Todos os semestres, ouço as mesmas coisas.

Eu não consigo estudar

Eu não consigo me concentrar

Eu não consigo ler todos os dias

Eu não vou conseguir escrever esse tanto

E fico pensando porque é que a gente diz assim, porque é que a gente não consegue. Fiquei me perguntando porque muitas vezes procrastinamos de fazer coisas que precisamos, que devemos, que queremos, que são importantes para a gente. Conversando com uma pessoa amada depois de mais uma aula, fiquei pensando que nós não nos achamos que podemos estudar. Separar tempo e espaço para isso parece artigo de luxo, de quem faz parte de outra raça e classe social. A gente não se vê ali, em todos os sentidos. Todo mundo diz isso de teatro de classe média, de restaurante fino e até mesmo da universidade, mas não conseguimos compreender que esse "eu não caibo ali" aparece em todo lugar, não é só nos lugares físicos que a gente não se vê numa sociedade embranquecida. Nossa sabotagem com a gente tem morada também dentro da gente, dentro de casa, com nosso tempo e nossas coisas, é assim que ela passa a fazer parte da nossa vida.
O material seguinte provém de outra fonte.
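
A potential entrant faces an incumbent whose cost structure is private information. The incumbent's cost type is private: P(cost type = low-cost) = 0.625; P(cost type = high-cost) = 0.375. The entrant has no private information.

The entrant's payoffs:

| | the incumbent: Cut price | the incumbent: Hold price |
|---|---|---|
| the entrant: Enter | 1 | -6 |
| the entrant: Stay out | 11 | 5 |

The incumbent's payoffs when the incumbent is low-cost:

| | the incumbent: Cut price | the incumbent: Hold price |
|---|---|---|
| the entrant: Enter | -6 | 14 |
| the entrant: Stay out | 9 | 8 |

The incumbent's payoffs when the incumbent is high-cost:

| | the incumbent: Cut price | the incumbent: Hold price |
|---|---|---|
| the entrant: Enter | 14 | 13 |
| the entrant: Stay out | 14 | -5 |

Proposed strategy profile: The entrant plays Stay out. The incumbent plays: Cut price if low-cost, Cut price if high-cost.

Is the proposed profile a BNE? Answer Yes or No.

The entrant plays Stay out: E[Stay out] = 0.625·(11) + 0.375·(11) = 11; E[Enter] = 1. Best-responding. ✓
The incumbent (cost type low-cost), facing Stay out: Cut price gives 9, Hold price gives 8. Proposed Cut price is best. ✓
The incumbent (cost type high-cost), facing Stay out: Cut price gives 14, Hold price gives -5. Proposed Cut price is best. ✓

Yes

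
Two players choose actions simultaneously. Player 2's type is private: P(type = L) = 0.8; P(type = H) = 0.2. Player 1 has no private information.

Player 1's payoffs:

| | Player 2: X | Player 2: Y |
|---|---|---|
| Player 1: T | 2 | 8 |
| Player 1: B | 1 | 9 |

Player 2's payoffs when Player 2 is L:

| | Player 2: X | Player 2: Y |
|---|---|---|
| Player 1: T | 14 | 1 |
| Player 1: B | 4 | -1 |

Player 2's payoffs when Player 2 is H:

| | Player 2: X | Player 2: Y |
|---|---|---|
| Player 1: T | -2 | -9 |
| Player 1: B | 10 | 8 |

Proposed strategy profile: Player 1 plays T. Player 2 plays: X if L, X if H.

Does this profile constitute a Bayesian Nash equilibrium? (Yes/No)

Yes

Player 1 plays T: E[T] = 0.8·(2) + 0.2·(2) = 2; E[B] = 1. Best-responding. ✓
Player 2 (type L), facing T: X gives 14, Y gives 1. Proposed X is best. ✓
Player 2 (type H), facing T: X gives -2, Y gives -9. Proposed X is best. ✓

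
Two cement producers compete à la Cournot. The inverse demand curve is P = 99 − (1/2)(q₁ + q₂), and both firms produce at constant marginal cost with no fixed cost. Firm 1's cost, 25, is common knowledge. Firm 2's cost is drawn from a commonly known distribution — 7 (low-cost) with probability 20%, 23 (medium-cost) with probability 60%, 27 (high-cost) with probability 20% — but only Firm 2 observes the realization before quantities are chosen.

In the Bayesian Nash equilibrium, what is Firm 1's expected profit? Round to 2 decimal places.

1076.48

Firm 2 with cost c maximizes (99 − (1/2)(q₁+q₂) − c)·q₂, giving q₂(c) = (99 − c − (1/2)q₁).
E[c₂] = 0.2·7 + 0.6·23 + 0.2·27 = 20.6
Firm 1's FOC against E[q₂] yields q₁ = (99 − 2·25 + E[c₂])/(3/2) = (99 − 50 + 20.6)/(3/2) = 46.4.
E[P] = 99 − (1/2)·(q₁ + E[q₂]) = 48.2; Firm 1's expected profit = (E[P] − 25)·q₁ = (48.2 − 25)·46.4 = 1076.48.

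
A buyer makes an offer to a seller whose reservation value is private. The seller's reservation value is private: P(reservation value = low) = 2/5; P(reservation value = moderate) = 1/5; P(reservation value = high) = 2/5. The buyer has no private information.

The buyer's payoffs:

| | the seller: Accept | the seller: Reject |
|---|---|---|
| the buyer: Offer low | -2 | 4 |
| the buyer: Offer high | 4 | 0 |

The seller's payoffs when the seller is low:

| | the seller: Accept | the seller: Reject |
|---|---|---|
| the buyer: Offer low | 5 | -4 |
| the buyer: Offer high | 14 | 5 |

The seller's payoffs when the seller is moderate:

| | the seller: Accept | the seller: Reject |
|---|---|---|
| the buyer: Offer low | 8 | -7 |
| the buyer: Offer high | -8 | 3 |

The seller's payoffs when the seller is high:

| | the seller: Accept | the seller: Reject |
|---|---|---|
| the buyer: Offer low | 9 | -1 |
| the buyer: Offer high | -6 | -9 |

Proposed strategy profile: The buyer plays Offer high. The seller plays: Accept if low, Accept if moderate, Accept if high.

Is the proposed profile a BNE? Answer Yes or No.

No

The buyer plays Offer high: E[Offer high] = 2/5·(4) + 1/5·(4) + 2/5·(4) = 4; E[Offer low] = -2. Best-responding. ✓
The seller (reservation value low), facing Offer high: Accept gives 14, Reject gives 5. Proposed Accept is best. ✓
The seller (reservation value moderate), facing Offer high: Accept gives -8, Reject gives 3. Proposed Accept is not best — profitable deviation exists. ✗
The seller (reservation value high), facing Offer high: Accept gives -6, Reject gives -9. Proposed Accept is best. ✓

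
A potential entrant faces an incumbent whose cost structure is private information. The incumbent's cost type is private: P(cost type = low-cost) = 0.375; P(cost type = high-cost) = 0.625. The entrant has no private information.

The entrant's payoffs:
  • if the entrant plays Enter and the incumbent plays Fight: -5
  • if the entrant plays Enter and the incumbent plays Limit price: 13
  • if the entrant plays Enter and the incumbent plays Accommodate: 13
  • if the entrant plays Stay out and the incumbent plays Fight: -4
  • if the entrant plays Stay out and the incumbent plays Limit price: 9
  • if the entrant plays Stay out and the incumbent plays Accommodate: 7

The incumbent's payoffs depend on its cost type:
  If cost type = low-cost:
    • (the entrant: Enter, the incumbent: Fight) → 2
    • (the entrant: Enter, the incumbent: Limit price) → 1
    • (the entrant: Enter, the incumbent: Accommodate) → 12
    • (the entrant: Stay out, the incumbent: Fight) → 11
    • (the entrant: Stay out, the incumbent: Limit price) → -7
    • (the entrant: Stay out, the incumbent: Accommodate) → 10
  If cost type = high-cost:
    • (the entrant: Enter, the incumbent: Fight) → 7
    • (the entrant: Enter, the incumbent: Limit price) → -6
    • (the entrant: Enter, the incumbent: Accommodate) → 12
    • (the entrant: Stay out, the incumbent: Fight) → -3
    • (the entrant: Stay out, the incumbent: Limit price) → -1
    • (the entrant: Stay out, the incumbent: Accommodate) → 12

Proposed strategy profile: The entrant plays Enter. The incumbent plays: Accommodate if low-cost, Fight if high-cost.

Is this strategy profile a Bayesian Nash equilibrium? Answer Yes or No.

The entrant plays Enter: E[Enter] = 0.375·(13) + 0.625·(-5) = 1.75; E[Stay out] = 0.125. Best-responding. ✓
The incumbent (cost type low-cost), facing Enter: Fight gives 2, Limit price gives 1, Accommodate gives 12. Proposed Accommodate is best. ✓
The incumbent (cost type high-cost), facing Enter: Fight gives 7, Limit price gives -6, Accommodate gives 12. Proposed Fight is not best — profitable deviation exists. ✗

No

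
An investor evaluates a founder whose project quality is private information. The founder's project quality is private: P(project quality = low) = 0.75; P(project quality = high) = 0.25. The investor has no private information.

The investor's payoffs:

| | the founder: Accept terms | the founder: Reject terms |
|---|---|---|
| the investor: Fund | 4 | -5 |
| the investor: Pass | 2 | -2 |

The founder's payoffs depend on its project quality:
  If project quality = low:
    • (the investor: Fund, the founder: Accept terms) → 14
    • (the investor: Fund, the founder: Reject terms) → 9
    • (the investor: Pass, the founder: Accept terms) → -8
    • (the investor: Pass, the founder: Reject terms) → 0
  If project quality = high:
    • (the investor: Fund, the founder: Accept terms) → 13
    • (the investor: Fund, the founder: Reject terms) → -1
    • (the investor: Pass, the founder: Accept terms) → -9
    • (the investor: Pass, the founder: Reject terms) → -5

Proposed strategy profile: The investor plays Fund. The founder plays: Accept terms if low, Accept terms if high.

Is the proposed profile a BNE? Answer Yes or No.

Yes

The investor plays Fund: E[Fund] = 0.75·(4) + 0.25·(4) = 4; E[Pass] = 2. Best-responding. ✓
The founder (project quality low), facing Fund: Accept terms gives 14, Reject terms gives 9. Proposed Accept terms is best. ✓
The founder (project quality high), facing Fund: Accept terms gives 13, Reject terms gives -1. Proposed Accept terms is best. ✓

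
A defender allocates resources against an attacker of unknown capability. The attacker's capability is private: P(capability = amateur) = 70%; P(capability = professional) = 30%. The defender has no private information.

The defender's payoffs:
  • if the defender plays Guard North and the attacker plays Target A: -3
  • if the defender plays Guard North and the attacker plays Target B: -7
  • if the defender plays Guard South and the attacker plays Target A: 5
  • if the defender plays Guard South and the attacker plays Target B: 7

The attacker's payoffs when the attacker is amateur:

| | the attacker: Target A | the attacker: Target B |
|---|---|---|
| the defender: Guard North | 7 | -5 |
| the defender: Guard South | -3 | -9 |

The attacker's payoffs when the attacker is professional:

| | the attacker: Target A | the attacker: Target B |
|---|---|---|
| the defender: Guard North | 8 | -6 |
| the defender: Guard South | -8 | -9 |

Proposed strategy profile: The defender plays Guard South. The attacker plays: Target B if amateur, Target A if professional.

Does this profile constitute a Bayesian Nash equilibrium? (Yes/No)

The defender plays Guard South: E[Guard South] = 0.7·(7) + 0.3·(5) = 6.4; E[Guard North] = -5.8. Best-responding. ✓
The attacker (capability amateur), facing Guard South: Target A gives -3, Target B gives -9. Proposed Target B is not best — profitable deviation exists. ✗
The attacker (capability professional), facing Guard South: Target A gives -8, Target B gives -9. Proposed Target A is best. ✓

No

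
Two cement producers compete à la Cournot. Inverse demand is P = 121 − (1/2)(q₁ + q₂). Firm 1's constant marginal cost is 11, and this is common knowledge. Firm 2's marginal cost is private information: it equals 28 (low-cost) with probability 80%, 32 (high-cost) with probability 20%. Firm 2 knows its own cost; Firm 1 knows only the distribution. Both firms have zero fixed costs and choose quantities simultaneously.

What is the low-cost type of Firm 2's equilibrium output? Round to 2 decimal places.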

É doloroso, não é mesmo? Perceber que nos dizemos não mesmo quando podemos encontrar um jeito de dizer sim porque nos sentimos aprisionados pelos lugares que não nos cabe, física e psiquicamente. A gente briga com o mundo à vezes para ter o direto a achar que pode, a gente sempre dá um jeito (mas cansa muito) e continua vivo, mas a gente não se permite ordenar muito a vida, porque fazer isso significa pensar sobre isso e pensar sobre algo a que não nos vemos com direito parece... ilegal. Ilegal para nós, pessoas negras que passamos muito tempo da vida ocupando nosso tempo com coisas que nos mandavam fazer ou esperando sermos mandadas. Precisávamos estar ali, mas não para nós, mas sempre esperando ordens. E assim, um dia inteiro de prontidão e cansaço se passava. O que mudou? Me diga você que me lê.
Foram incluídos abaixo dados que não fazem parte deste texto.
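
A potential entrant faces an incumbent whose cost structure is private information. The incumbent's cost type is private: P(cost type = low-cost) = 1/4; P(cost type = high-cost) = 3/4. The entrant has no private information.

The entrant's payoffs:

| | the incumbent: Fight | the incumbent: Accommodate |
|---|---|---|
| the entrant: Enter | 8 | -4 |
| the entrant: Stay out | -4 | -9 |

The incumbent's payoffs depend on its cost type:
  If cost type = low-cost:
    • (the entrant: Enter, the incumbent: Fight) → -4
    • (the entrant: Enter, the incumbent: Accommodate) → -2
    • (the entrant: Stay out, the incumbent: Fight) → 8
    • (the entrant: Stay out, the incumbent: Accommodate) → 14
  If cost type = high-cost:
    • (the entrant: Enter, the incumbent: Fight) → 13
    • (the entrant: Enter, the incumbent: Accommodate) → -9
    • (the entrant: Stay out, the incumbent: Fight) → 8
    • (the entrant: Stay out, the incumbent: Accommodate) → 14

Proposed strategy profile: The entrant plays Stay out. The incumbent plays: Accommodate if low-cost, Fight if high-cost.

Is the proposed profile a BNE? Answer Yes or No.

No

The entrant plays Stay out: E[Stay out] = 1/4·(-9) + 3/4·(-4) = -21/4; E[Enter] = 5. Not best-responding. ✗
The incumbent (cost type low-cost), facing Stay out: Fight gives 8, Accommodate gives 14. Proposed Accommodate is best. ✓
The incumbent (cost type high-cost), facing Stay out: Fight gives 8, Accommodate gives 14. Proposed Fight is not best — profitable deviation exists. ✗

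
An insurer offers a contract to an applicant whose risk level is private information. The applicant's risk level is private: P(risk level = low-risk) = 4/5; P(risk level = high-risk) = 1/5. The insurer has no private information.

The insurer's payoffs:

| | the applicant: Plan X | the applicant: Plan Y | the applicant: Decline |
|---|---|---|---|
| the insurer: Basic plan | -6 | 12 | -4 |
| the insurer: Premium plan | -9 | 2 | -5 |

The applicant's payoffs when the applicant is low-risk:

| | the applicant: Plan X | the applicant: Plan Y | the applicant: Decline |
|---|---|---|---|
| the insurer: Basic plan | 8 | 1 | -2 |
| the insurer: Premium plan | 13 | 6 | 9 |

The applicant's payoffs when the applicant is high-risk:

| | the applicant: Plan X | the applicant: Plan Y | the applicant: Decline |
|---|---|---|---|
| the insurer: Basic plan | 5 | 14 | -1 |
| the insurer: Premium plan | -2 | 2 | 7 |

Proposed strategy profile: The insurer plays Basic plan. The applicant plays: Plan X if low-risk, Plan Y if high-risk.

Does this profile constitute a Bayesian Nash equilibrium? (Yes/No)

Yes

The insurer plays Basic plan: E[Basic plan] = 4/5·(-6) + 1/5·(12) = -12/5; E[Premium plan] = -34/5. Best-responding. ✓
The applicant (risk level low-risk), facing Basic plan: Plan X gives 8, Plan Y gives 1, Decline gives -2. Proposed Plan X is best. ✓
The applicant (risk level high-risk), facing Basic plan: Plan X gives 5, Plan Y gives 14, Decline gives -1. Proposed Plan Y is best. ✓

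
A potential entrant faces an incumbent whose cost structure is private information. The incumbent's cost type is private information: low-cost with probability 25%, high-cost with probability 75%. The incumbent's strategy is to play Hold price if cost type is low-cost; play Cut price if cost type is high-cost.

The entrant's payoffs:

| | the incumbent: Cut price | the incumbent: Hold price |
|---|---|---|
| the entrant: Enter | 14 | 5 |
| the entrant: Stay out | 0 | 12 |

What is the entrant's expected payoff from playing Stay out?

E[Stay out] = 0.25·12 + 0.75·0 = 3 + 0 = 3

3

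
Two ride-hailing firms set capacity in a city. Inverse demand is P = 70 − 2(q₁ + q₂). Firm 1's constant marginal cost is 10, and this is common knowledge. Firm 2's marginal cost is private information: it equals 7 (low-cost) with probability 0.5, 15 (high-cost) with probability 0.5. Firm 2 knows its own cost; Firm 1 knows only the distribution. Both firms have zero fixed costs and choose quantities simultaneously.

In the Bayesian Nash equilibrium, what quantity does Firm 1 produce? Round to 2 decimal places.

10.17

Firm 2 with cost c maximizes (70 − 2(q₁+q₂) − c)·q₂, giving q₂(c) = (70 − c − 2q₁)/4.
E[c₂] = 0.5·7 + 0.5·15 = 11
Firm 1's FOC against E[q₂] yields q₁ = (70 − 2·10 + E[c₂])/6 = (70 − 20 + 11)/6 = 10.1667.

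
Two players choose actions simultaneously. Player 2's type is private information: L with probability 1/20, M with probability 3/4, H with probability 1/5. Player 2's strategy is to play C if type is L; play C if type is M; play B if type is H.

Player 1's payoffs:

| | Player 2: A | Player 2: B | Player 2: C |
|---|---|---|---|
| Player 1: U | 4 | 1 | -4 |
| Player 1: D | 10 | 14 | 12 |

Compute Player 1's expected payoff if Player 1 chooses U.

-3

E[U] = 1/20·(-4) + 3/4·(-4) + 1/5·1 = (-1/5) + (-3) + 1/5 = -3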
A gente atropela e cansa mais, porque organizar e planejar, sentir prazer nas coisas miúdas sendo feitas na nossa vida acadêmica parece que não é para a gente, não. Aí a gente não quer deixar de ser a gente e não, isso não é a gente, sentar no domingo à noite e organizar uma agenda de estudos para a semana. Isso parece fora de nossa realidade, aí a gente não faz e, ao não fazer, a gente passa a semana se atropelando e "viu, que essa coisa de estudar não é para mim?"

A gente fica brigando com a gente mesmo e só quem ganha não somos nós. A gente pode sim, organizar tempo e espaço para estudar. Isso não é privilégio, é direito. É o que faz dar certo. Não é chique nem nada, é simples e prático, é o que a gente precisa para conseguir o que a gente quer sem sofrimento. A gente pode sim, pensar em tempos de brincar e lazer, porque a gente é pessoa, lembra? 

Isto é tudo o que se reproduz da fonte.